Voilà à peu près les paroles de son livre, qu'il m'envoya lui-même; Voilà ce que j'ai, en dernier lieu, remis dans sa mémoire, et ce que j'ai mandé à V. M. J'étais bien loin d'écrire et de penser qu'il eût écrit pour m'offenser. Encore une fois, Sire, je vous disais qu'il avait relevé le bruit qui courait que j'étais mal auprès de vous. C'est ce que j'affirme encore, non pas assurément pour me plaindre de lui, que j'aime tendrement, mais pour faire voir à V. M. que j'avais besoin d'une marque publique de votre bonté pour moi, si vous vouliez que je parusse dans votre cour.

Voilà bien des paroles. Mais il faut s'entendre, et ne rien laisser en arrière à ceux à qui on veut plaire, dût-on les fatiguer.

Vous avez bien raison, Sire, de me dire que je suis fait pour être volé; car on m'a volé Sémiramis, et cette petite comédie de Nanine dont on avait parlé à V. M. On les a imprimées de toute manière à mes dépens, pleines de fautes absurdes, et de sottises beaucoup plus fortes que celles dont je suis capable. Je compte, dans quatre ou cinq jours, envoyer à V. M. les véritables éditions que je fais faire.

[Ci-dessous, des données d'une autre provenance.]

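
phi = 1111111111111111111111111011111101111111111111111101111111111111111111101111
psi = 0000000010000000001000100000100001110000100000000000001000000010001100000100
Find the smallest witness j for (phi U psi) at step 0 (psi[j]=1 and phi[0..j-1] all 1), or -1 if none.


(phi U psi) at 0: need smallest j with psi[j]=1 and phi[i]=1 for all i in [0,j).
Scan from step 0:
  step 0: phi=1, psi=0 -> continue
  step 1: phi=1, psi=0 -> continue
  step 2: phi=1, psi=0 -> continue
  step 3: phi=1, psi=0 -> continue
  step 8: psi=1 and phi held for [0,8) -> witness found
Witness step = 8

8


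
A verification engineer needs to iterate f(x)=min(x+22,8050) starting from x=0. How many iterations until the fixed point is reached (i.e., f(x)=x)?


Step 1: x=0, cap=8050, increment=22
Step 2: x grows by 22 each step until capped at 8050; fixed point is x=8050
Step 3: iterations = ceil(8050/22) = 366

366


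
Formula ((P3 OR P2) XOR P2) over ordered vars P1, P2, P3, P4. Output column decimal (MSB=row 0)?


Formula: ((P3 OR P2) XOR P2) over P1, P2, P3, P4 (16 rows)
Evaluate each row (bits = P1,P2,P3,P4, MSB first):
  row 0 [0000]: ((0 OR 0) XOR 0) -> 0
  row 1 [0001]: ((0 OR 0) XOR 0) -> 0
  row 2 [0010]: ((1 OR 0) XOR 0) -> 1
  row 3 [0011]: ((1 OR 0) XOR 0) -> 1
  row 4 [0100]: ((0 OR 1) XOR 1) -> 0
  row 5 [0101]: ((0 OR 1) XOR 1) -> 0
  row 6 [0110]: ((1 OR 1) XOR 1) -> 0
  row 7 [0111]: ((1 OR 1) XOR 1) -> 0
  row 8 [1000]: ((0 OR 0) XOR 0) -> 0
  row 9 [1001]: ((0 OR 0) XOR 0) -> 0
  row 10 [1010]: ((1 OR 0) XOR 0) -> 1
  row 11 [1011]: ((1 OR 0) XOR 0) -> 1
  row 12 [1100]: ((0 OR 1) XOR 1) -> 0
  row 13 [1101]: ((0 OR 1) XOR 1) -> 0
  row 14 [1110]: ((1 OR 1) XOR 1) -> 0
  row 15 [1111]: ((1 OR 1) XOR 1) -> 0
Full result column, 4 rows per line (P1,P2 fixed per line; P3,P4 runs 00..11 left to right):
  rows 0-3 [P1,P2=00]: 0011  = hex 3
  rows 4-7 [P1,P2=01]: 0000  = hex 0
  rows 8-11 [P1,P2=10]: 0011  = hex 3
  rows 12-15 [P1,P2=11]: 0000  = hex 0
Output column (row 0 .. row 15) = 0011000000110000
Output column grouped in 4s = 0011 0000 0011 0000 = 0x3030
Convert to decimal digit by digit (value = value*16 + digit):
  3 -> 3
  3*16 + 0 = 48
  48*16 + 3 = 771
  771*16 + 0 = 12336
Decimal = 12336

12336


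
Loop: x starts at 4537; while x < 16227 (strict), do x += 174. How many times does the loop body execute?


Step 1: x goes from 4537 toward 16227 by 174; the body runs while x<16227, so iterations = ceil((bound-start)/step)
Step 2: Distance=11690
Step 3: ceil(11690/174)=68

68


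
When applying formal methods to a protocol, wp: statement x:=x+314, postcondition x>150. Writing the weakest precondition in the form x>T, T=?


Formula: wp(x:=E, P) = P[E/x] (substitute E for x in postcondition)
Step 1: Postcondition: x>150
Step 2: Substitute x+314 for x: x+314>150
Step 3: Solve for x: x > 150-314 = -164

-164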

Je vais aussi faire transcrire Catilina, ou plutôt Rome sauvée; car ce monstre de Catilina ne mérite pas d'être le héros d'une tragédie; mais Cicéron mérite de l'être.

Voici, en attendant, la réponse à votre objection grammaticale.249-a

<250>J'attends de votre plume d'autres présents, et je me flatte que la cargaison que vous recevrez de moi incessamment m'en attirera une de votre part. J'aurai l'honneur de faire ce petit commerce cet hiver; et je crois, Sire, sauf respect, que vous et moi, nous sommes dans l'Europe les deux seuls négociants de cette espèce. Je viendrai ensuite revoir nos comptes, disserter, parler grammaire et poésie; je vous apporterai la grammaire raisonnée de madame du Châtelet, et ce que je pourrai rassembler de son Virgile; en un mot, je viendrai mes poches pleines, et je trouverai vos portefeuilles bien garnis. Je me fais de ces moments-là une idée délicieuse; mais c'est à la condition expresse que vous daignerez m'aimer un peu, car sans cela je meurs à Paris.


249-a A. M. l'abbé d'Olivet.

Ne crois pas m'échapper, consul que je dédaigne;
Tyran par la parole, il faut finir ton règne.

Mon cher maître, ce tyran par la parole est-il ou une hardiesse heureuse, ou une témérité condamnable? Mettez, s'il vous plaît, votre avis au bas de ce billet. V.
     Réponse de l'abbé d'Olivet.

Je ne vois rien là qui ne soit très-grammatical. Je vous rends les papiers que vous m'avez confiés, et qui sûrement ne sont pas sortis de mes mains.